AK Parti’nin kurucularından Prof. Dr. Nevzat Yalçıntaş, devletin yolsuzluk ve rüşvet ile iki büyük darbe yediğini belirtti.
Yalçıntaş, “Birincisi, kalkınmada kullanılacak ve büyük projelerde değerlendirilecek
paralar bu şekilde şunun bunun cebine giriyor.
Burada bir kere ekonomik bir darbe yenmiş oluyor. İkinci olarak da bunu gören bunu bilen, bundan paylanan bir zümre ortaya çıkıyor. Böylece devlet ahlâkî bir darbe de yiyor.” dedi.

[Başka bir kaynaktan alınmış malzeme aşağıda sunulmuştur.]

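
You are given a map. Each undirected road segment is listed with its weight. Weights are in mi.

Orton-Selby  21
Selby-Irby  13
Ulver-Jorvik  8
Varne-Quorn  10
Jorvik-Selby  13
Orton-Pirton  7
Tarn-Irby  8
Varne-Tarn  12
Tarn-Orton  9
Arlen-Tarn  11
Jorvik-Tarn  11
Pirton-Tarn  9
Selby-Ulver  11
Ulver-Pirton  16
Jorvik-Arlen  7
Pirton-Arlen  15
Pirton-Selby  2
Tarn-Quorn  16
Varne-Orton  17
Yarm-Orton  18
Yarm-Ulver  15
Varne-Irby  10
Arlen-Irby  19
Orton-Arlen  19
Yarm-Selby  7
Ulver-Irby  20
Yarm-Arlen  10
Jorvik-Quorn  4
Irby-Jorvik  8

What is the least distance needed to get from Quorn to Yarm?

21 mi

Compare a few routes:
Quorn–Jorvik–Selby–Yarm: 4+13+7 = 24
Quorn–Jorvik–Arlen–Yarm: 4+7+10 = 21
The minimum is 21 mi via Quorn–Jorvik–Arlen–Yarm.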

Yeni Asya gazetesinden Murat Bağlı’ya konuşan Nevzat Yalçıntaş, yolsuzluk ve rüşvetle ilgili çarpıcı açıklamalar yaptı. Röportajdan satırbaşları şöyle:
“…
Bir takım insanlar daha dün, küçük bir iş adamı iken birdenbire büyüyor. Büyük inşaatlar, büyük imkânlar, içerisinde yatları var katları var ve bunlar birkaç sene içinde aniden büyüyorlar. Bu gibi durumların olması milleti hep şüpheye düşürür. Hem de helâl kazanç yerine haram kazanç vaki olur. İhaleler yapılıyor, elbette ihaleye giren insanlar kâr edecek, etsinler dürüst olduktan sonra devletin ihtiyacı karşılanır. Liman da yapılır, havaalanı da yapılır. Hepsinin dürüst, sağlam bir temele oturması lâzım.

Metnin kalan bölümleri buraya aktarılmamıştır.